As I said, to "live in reality," maybe she convinced my dad to be with her and leave my mom? Or maybe she said many bad things about my mother so that my father will come with her? Some stuff like those they do in some movies or series?
Oh, I do not know. But she is a witch for me, that is final. Period, nothing else.
I may sound like an eleven-year-old, but I am just trying to be honest over here.

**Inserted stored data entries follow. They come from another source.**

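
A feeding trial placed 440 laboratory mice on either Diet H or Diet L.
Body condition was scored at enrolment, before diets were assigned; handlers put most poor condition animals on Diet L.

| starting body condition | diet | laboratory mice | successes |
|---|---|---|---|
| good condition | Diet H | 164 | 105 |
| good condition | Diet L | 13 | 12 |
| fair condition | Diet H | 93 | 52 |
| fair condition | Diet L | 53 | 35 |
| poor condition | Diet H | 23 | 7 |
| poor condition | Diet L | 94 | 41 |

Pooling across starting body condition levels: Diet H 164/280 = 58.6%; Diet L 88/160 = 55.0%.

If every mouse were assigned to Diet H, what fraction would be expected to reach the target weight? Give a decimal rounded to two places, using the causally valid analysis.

Starting body condition differs across diets for reasons unrelated to any effect of the diet itself, and it separately predicts the outcome — a classic confounder. We must compare within starting body condition levels.
Standardising Diet H to the population starting body condition mix: 0.402·105/164 + 0.332·52/93 + 0.266·7/23 = 0.524.

0.52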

She really is hateable. If you do not believe me, well, let me clear this to you. If your parents broke up, and one of them chose to be with someone else, and he introduces her to you, are you going to be mad or not?
Of course, you will want your parents to be with each other. Right? Do you agree with me or not? She is completely, plainly, simply hateable, like what I had said earlier.
And Mom, ever since they two broke up, I was on her side. I was living on her mom's — my grandma's — house. But my grandma already died because of a heart attack. Everyone cried at that time.
My mother was so forlorn when they broke up. And I was there, trying my best to keep her up. I even ask my friends to come over just to cheer her up at that time. But, unfortunately, all of my plans did not work. None of them worked.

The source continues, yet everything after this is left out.